Reports of police beating and associated harms among people who inject drugs in Bangkok, Thailand: a serial cross-sectional study
1 Urban Health Research Initiative, British Columbia Centre for Excellence in HIV/AIDS, St. Paul’s Hospital, 608-1081 Burrard Street, Vancouver, BC V6Z 1Y6, Canada
2 Interdisciplinary Studies Graduate Program, University of British Columbia, Green Commons, 6201 Cecil Green Park Road, Vancouver, BC V6T 1Z1, Canada
3 School of Population & Public Health, University of British Columbia, 2206 East Mall, Vancouver, BC V6T 1Z3, Canada
4 Global Drug Policy Program, Open Society Foundations, 7th Floor Millbank Tower, 21-24 Millbank, London SW1P 4QP, United Kingdom
5 Mitsampan Harm Reduction Center / Thai AIDS Treatment Action Group, 18/89 Vipawadee Rd., soi 40 Chatuchak, Bangkok 10900, Thailand
6 Faculty of Medicine, University of British Columbia, 317-2194 Health Sciences Mall, Vancouver, BC V6T 1Z3, Canada
Citation and License
BMC Public Health 2013, 13:733 doi:10.1186/1471-2458-13-733Published: 7 August 2013
Thailand has for years attempted to address illicit drug use through aggressive drug law enforcement. Despite accounts of widespread violence by police against people who inject drugs (IDU), the impact of police violence has not been well investigated. In the wake of an intensified police crackdown in 2011, we sought to identify the prevalence and correlates of experiencing police beating among IDU in Bangkok.
Community-recruited samples of IDU in Bangkok were surveyed between June 2009 and October 2011. Multivariate log-binomial regression was used to identify factors associated with reporting police beating.

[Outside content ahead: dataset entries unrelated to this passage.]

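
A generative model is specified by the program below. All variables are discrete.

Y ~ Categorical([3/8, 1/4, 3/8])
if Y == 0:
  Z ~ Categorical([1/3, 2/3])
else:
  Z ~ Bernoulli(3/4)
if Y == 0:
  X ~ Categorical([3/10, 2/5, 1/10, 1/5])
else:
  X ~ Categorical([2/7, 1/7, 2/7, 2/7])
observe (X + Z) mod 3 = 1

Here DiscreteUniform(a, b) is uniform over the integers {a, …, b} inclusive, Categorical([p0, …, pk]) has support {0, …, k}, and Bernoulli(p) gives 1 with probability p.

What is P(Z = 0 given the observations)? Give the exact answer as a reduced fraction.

P(Z = 0 | obs) = 81/521

Enumerate traces; 9 have nonzero weight after conditioning:
  (Y=0, Z=0, X=1) weight 1/20
  (Y=0, Z=1, X=0) weight 3/40
  (Y=0, Z=1, X=3) weight 1/20
  (Y=1, Z=0, X=1) weight 1/112
  (Y=1, Z=1, X=0) weight 3/56
  (Y=1, Z=1, X=3) weight 3/56
  (Y=2, Z=0, X=1) weight 3/224
  (Y=2, Z=1, X=0) weight 9/112
  … 1 more
Group by Z:
  weight(Z=0) = 81/1120
  weight(Z=1) = 11/28
Total weight = 81/1120 + 11/28 = 521/1120
P(Z=0 | obs) = 81/1120 / 521/1120 = 81/521
P(Z=1 | obs) = 11/28 / 521/1120 = 440/521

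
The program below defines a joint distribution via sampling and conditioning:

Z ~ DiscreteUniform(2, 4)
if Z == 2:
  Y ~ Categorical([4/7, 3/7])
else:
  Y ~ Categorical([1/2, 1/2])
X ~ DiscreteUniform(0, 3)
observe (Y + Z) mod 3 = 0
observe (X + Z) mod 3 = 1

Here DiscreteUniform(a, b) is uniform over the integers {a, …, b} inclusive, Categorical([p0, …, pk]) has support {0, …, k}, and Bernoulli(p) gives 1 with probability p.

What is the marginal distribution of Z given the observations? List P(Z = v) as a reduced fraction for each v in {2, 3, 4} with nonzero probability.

Enumerate traces; 2 have nonzero weight after conditioning:
  (Z=2, Y=1, X=2) weight 1/28
  (Z=3, Y=0, X=1) weight 1/24
Group by Z:
  weight(Z=2) = 1/28
  weight(Z=3) = 1/24
Total weight = 1/28 + 1/24 = 13/168
P(Z=2 | obs) = 1/28 / 13/168 = 6/13
P(Z=3 | obs) = 1/24 / 13/168 = 7/13

P(Z=2) = 6/13, P(Z=3) = 7/13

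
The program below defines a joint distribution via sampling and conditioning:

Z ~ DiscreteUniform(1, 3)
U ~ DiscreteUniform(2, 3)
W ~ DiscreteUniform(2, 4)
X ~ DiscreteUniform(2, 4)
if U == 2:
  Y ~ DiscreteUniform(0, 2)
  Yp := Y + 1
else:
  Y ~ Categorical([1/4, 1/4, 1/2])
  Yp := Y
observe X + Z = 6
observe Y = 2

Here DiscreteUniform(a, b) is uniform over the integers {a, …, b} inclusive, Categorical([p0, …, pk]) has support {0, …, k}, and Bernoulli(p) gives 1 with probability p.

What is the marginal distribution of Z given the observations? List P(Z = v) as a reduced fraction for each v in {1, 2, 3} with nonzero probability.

P(Z=2) = 1/2, P(Z=3) = 1/2

Enumerate traces; 12 have nonzero weight after conditioning:
  (Z=2, U=2, W=2, X=4, Y=2) weight 1/162
  (Z=2, U=2, W=3, X=4, Y=2) weight 1/162
  (Z=2, U=2, W=4, X=4, Y=2) weight 1/162
  (Z=2, U=3, W=2, X=4, Y=2) weight 1/108
  (Z=2, U=3, W=3, X=4, Y=2) weight 1/108
  (Z=2, U=3, W=4, X=4, Y=2) weight 1/108
  (Z=3, U=2, W=2, X=3, Y=2) weight 1/162
  (Z=3, U=2, W=3, X=3, Y=2) weight 1/162
  … 4 more
Group by Z:
  weight(Z=2) = 5/108
  weight(Z=3) = 5/108
Total weight = 5/108 + 5/108 = 5/54
P(Z=2 | obs) = 5/108 / 5/54 = 1/2
P(Z=3 | obs) = 5/108 / 5/54 = 1/2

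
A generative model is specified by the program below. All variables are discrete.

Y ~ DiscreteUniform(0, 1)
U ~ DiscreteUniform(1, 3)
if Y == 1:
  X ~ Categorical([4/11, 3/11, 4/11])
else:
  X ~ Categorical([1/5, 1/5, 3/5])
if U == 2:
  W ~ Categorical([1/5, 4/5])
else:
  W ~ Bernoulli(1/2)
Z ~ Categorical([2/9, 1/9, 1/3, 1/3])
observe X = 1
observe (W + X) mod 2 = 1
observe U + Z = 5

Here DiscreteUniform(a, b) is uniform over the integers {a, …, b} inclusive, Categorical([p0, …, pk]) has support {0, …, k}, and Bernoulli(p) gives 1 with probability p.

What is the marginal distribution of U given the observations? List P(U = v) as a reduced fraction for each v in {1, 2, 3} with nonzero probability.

P(U=2) = 2/7, P(U=3) = 5/7

Enumerate traces; 4 have nonzero weight after conditioning:
  (Y=0, U=2, X=1, W=0, Z=3) weight 1/450
  (Y=0, U=3, X=1, W=0, Z=2) weight 1/180
  (Y=1, U=2, X=1, W=0, Z=3) weight 1/330
  (Y=1, U=3, X=1, W=0, Z=2) weight 1/132
Group by U:
  weight(U=2) = 13/2475
  weight(U=3) = 13/990
Total weight = 13/2475 + 13/990 = 91/4950
P(U=2 | obs) = 13/2475 / 91/4950 = 2/7
P(U=3 | obs) = 13/990 / 91/4950 = 5/7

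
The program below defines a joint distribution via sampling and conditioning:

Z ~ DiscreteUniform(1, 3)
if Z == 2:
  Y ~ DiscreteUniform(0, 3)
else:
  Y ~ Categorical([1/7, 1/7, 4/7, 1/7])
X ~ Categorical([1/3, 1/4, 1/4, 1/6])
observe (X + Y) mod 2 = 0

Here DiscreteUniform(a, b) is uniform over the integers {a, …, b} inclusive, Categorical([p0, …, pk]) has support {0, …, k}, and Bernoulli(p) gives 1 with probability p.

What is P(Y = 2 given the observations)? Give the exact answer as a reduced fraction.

P(Y = 2 | obs) = 91/176

Enumerate traces; 24 have nonzero weight after conditioning:
  (Z=1, Y=0, X=0) weight 1/63
  (Z=1, Y=0, X=2) weight 1/84
  (Z=1, Y=1, X=1) weight 1/84
  (Z=1, Y=1, X=3) weight 1/126
  (Z=1, Y=2, X=0) weight 4/63
  (Z=1, Y=2, X=2) weight 1/21
  (Z=1, Y=3, X=1) weight 1/84
  (Z=1, Y=3, X=3) weight 1/126
  … 16 more
Group by Y:
  weight(Y=0) = 5/48
  weight(Y=1) = 25/336
  weight(Y=2) = 13/48
  weight(Y=3) = 25/336
Total weight = 5/48 + 25/336 + 13/48 + 25/336 = 11/21
P(Y=0 | obs) = 5/48 / 11/21 = 35/176
P(Y=1 | obs) = 25/336 / 11/21 = 25/176
P(Y=2 | obs) = 13/48 / 11/21 = 91/176
P(Y=3 | obs) = 25/336 / 11/21 = 25/176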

In total, 639 unique IDU participated in this serial cross-sectional study, with 240 (37.6%) participants reporting that they had been beaten by police. In multivariate analyses, reports of police beating were associated with male gender (Adjusted Prevalence Ratio [APR] = 4.43), younger age (APR = 1.69), reporting barriers to accessing healthcare (APR = 1.23), and a history of incarceration (APR = 2.51), compulsory drug detention (APR = 1.22) and syringe sharing (APR = 1.44), and study enrolment in 2011 (APR = 1.27) (all p < 0.05). Participants most commonly reported police beating during the interrogation process.
A high proportion of IDU in Bangkok reported having been beaten by the police. Experiencing police beating was independently associated with various indicators of drug-related harm. These findings suggest that the over-reliance on enforcement-based approaches is contributing to police-perpetrated abuses and the perpetuation of the HIV risk behaviour among Thai IDU.